The acetates of p-nitrophenyl alpha-L-arabinofuranoside--regioselective preparation by action of lipases.

All possible di-O-acetates and mono-O-acetates of p-nitrophenyl alpha-L-arabinofuranoside were prepared by chemoenzymatic way using lipases. The 2,3-di-O-acetate was obtained in 90% yield by deacetylation of the primary acetyl group of per-O-acetylated p-nitrophenyl alpha-L-arabinofuranoside by Candida cylindracea lipase (CCL) or Candida rugosa lipase (LAY). The 2,5- and 3,5-di-O-acetates were obtained by acetylation of p-nitrophenyl alpha-L-arabinofuranoside by Pseudomonas cepacia lipase (LPS-30) in organic solvents. The 5-O-acetate was regioselectively synthesised in 95% yield by acetylation of p-nitrophenyl alpha-L-arabinofuranoside catalysed by porcine pancreas lipase. Finally, the 2- and 3-O-acetates of p-nitrophenyl alpha-L-arabinofuranoside were obtained in two steps. The enzymatic di-O-acetylation of p-nitrophenyl alpha-L-arabinofuranoside by LPS-30 was followed by enzymatic hydrolysis of the primary acetyl group by CCL or LAY.

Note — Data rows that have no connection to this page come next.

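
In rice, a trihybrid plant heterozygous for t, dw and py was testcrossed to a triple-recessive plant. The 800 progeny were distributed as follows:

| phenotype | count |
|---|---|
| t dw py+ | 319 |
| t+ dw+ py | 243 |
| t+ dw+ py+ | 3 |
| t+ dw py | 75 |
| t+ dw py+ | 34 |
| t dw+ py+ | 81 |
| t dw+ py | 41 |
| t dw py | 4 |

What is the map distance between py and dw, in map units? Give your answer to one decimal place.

20.4 map units

The two most frequent reciprocal classes, t+ dw+ py and t dw py+, are the parental types, so the F1 was t+ dw+ py / t dw py+.
The two rarest classes, t+ dw+ py+ and t dw py, are the double crossovers. Comparing them with the parentals, only the py allele has switched, so py is the middle locus and the order is dw – py – t.
Crossovers in the dw–py interval produce the single-crossover classes t+ dw py and t dw+ py+ (75 + 81 = 156) plus the double crossovers (7).
RF(dw–py) = (156 + 7) / 800 = 163/800 = 0.2037 → 20.4 map units.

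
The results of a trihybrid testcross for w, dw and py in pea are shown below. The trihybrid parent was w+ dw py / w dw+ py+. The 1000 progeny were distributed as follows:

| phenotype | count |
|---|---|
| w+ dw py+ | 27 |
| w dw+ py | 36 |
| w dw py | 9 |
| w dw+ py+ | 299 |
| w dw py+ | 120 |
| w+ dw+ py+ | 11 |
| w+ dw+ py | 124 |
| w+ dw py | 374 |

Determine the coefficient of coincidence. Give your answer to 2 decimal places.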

Enzyme-coupled assay of acetylxylan esterases on monoacetylated 4-nitrophenyl beta-D-xylopyranosides.

Three different monoacetates of 4-nitrophenyl beta-D-xylopyranoside were tested as substrates for beta-xylosidase and for microbial carbohydrate esterases and a series of non-hemicellulolytic esterases. The acetyl group in 2-O-acetyl, 3-O-acetyl, and 4-O-acetyl 4-nitrophenyl beta-D-xylopyranoside makes the glycoside resistant to the action of beta-xylosidase (EC 3.2.1.37). This fact was explored to introduce a new enzyme-coupled assay of acetylxylan esterases (EC 3.1.1.72) and other carbohydrate-deacetylating enzymes. The deacetylation converts the monoacetates into the substrate of beta-xylosidase, the auxiliary enzyme. The effect of the acetyl group migration along the xylopyranoid ring in aqueous media can be avoided by shortening the assay duration. The assay enables an easy examination of the positional specificity of the enzymes, which is important for classification of acetylxylan esterases and for elucidation of the structure-function relationship among carbohydrate esterases in general. Non-hemicellulolytic esterases showed different positional specificity of deacetylation than did acetylxylan esterases.

Deoxy and deoxyfluoro analogues of acetylated methyl beta-D-xylopyranoside--substrates for acetylxylan esterases.

Four modified substrates for acetylxylan esterases, 2-deoxy, 3-deoxy, 2-deoxy-2-fluoro, and 3-deoxy-3-fluoro derivatives of di-O-acetylated methyl beta-D-xylopyranoside were synthesized via 2,3-anhydropentopyranoside precursors. Methyl 2,3-anhydro-4-O-benzyl-beta-D-ribopyranoside was transformed into methyl 2,3-anhydro-4-O-benzyl-beta-D-lyxopyranoside in three steps. The epoxide ring opening of 2,3-anhydropentopyranosides was accomplished either by hydride reduction or hydrofluorination. Methyl beta-D-xylopyranoside 2,3,4-tri-O-, 2,4-di-O-, and 3,4-di-O-acetates, and the prepared diacetate analogues were tested as substrates of acetylxylan esterases from Schizophyllum commune and Trichoderma reesei. Measurement of their rate of deacetylation pointed to unique structural requirements of the enzymes for the substrates. The enzymes differed particularly in the requirement for the trans vicinal hydroxy group in the deacetylation at C-2 and C-3 and in the tolerance to the presence of trans vicinal acetyl groups esterifying the OH group at C-2 and C-3.